Margin debt rising in parallel
The Bank of Korea separately noted that individual margin-loan balances (신용거래융자) reached KRW 37.72 trillion (approximately USD 27 billion) as of July 2, having grown by KRW 400 billion in the preceding 48 hours alone. Aggregate unsecured credit balances at the five major commercial banks — KB Kookmin, Shinhan, Hana, Woori, and NH Nonghyup — stood at KRW 109.16 trillion as of the same date, up KRW 494.4 billion from end-June.
"While the recent rally is grounded in solid semiconductor fundamentals, leverage investing by individuals has also contributed to a meaningful degree," the central bank said. It cautioned that a sharp price correction could trigger cascading margin calls, forced selling and ETF redemptions that would amplify losses beyond the initial investors.
Part B — Market and Household Impact
The chipflation feedback loop
The same supply constraints and AI-driven demand surge that have propelled Samsung and SK Hynix to combined operating-profit forecasts of more than KRW 600 trillion for 2026 are now transmitting into consumer prices in ways that analysts are beginning to call "chipflation."
Data from Korea's national statistics agency show that storage-device prices jumped 45.6% year-on-year in June 2026, the highest inflation rate among the 458 items tracked in the country's consumer price index. Personal computer prices rose 22.2% over the same period, accelerating from just 5.1% in January through 10.8% in February, 12.4% in March, 19.4% in April, and 19.0% in May.
To put those figures in context: diesel fuel — whose price surged amid ongoing Middle East conflict — rose 33.7% year-on-year in June. Gasoline rose 23.1%. Korean consumers are now paying more for a hard drive or a laptop than they are absorbing from oil-price inflation at the fuel pump.

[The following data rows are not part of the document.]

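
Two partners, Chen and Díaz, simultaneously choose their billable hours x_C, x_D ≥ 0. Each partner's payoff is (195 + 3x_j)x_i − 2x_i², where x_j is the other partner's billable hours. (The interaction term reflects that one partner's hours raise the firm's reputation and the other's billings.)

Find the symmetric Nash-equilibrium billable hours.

195

Chen's payoff is (195 + 3x_D)x_C − 2x_C².
∂π/∂x_C = 195 + 3x_D − 4x_C = 0, so x_C = 48.75 + 0.75x_D.
By symmetry x_D = x_C; substituting into the reaction function, 0.25x_C = 48.75 and x_C = 195.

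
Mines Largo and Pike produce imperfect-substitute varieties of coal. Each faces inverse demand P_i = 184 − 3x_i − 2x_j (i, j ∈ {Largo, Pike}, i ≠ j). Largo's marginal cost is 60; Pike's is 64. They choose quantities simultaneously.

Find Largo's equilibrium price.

Mine Largo's profit: π = x_{Largo}(184 − 3x_{Largo} − 2x_{Pike}) − 60x_{Largo}.
∂π/∂x_{Largo} = 124 − 6x_{Largo} − 2x_{Pike} = 0 ⇒ x_{Largo} = 62/3 − (1/3)x_{Pike}.
Similarly x_{Pike} = 20 − (1/3)x_{Largo}.
Plugging x_{Pike} into Largo's best response: x_{Largo} = 62/3 − (1/3)(20 − (1/3)x_{Largo}) ⇒ (8/9)x_{Largo} = 14, so x_{Largo} = 15.75.
Then x_{Pike} = 20 − (1/3)·15.75 = 14.75.
P_{Largo} = 184 − 3·15.75 − 2·14.75 = 107.25.

107.25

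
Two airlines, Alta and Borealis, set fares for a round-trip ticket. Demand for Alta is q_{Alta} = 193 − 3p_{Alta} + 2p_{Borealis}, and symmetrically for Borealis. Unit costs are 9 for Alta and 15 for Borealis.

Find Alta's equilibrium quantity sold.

141.375

Alta's profit: π = (p_{Alta} − 9)(193 − 3p_{Alta} + 2p_{Borealis}).
∂π/∂p_{Alta} = 220 − 6p_{Alta} + 2p_{Borealis} = 0 ⇒ p_{Alta} = 110/3 + (1/3)p_{Borealis}.
Similarly p_{Borealis} = 119/3 + (1/3)p_{Alta}.
Solving the two reaction functions simultaneously: (1 − (1/3)(1/3))p_{Alta} = 110/3 + (1/3)·(119/3), so (8/9)p_{Alta} = 449/9 and p_{Alta} = 56.125.
Then p_{Borealis} = 119/3 + (1/3)·56.125 = 58.375.
q_{Alta} = 193 − 3·56.125 + 2·58.375 = 141.375.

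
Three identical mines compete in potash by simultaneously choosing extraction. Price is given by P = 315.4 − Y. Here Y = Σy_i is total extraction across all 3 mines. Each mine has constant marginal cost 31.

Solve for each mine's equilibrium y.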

Structural risk: a two-company market
The market-cap data cited by the Bank of Korea underscore how unusual the current KOSPI structure has become. When two companies in a single industry account for more than half the benchmark index's market capitalisation and nearly two-thirds of its daily trading turnover, sector-specific shocks — a HBM yield miss, a major customer inventory correction, or a fresh round of US export controls — carry systemic implications for retail portfolios far beyond their footprint in the real economy.
The Bank of Korea's concern is not just about individual investor losses in a downturn. The leverage ETF mechanism — daily rebalancing and delta-hedging by market makers — means that selling pressure in the underlying shares can amplify mechanically as prices fall, potentially converting a fundamentals-driven correction into a broader liquidity event.
What foreign investors are watching
Foreign net selling of KOSPI equities in the first half of 2026 totalled KRW 156 trillion, making it the second-worst H1 for foreign outflows since 1998, according to the article published earlier today on this site. Today's BoK submission adds a new dimension to that trend: domestic retail investors have stepped into the void left by foreigners, partly via leverage and single-stock ETFs, at precisely the moment regulators are raising alarm about concentrated positions in two heavyweight names.
Whether the Bank of Korea follows its written warnings with concrete macroprudential action — such as tighter loan-to-value limits on margin accounts or position-size caps on leverage ETF exposure — remains to be seen. The June 24 Financial Stability Report contained softer language than Sunday's submission, suggesting the central bank is still calibrating its response. Investors with concentrated exposure to Samsung and SK Hynix, either directly or through leverage products, should treat the escalating warnings as a signal that regulatory intervention is on the table.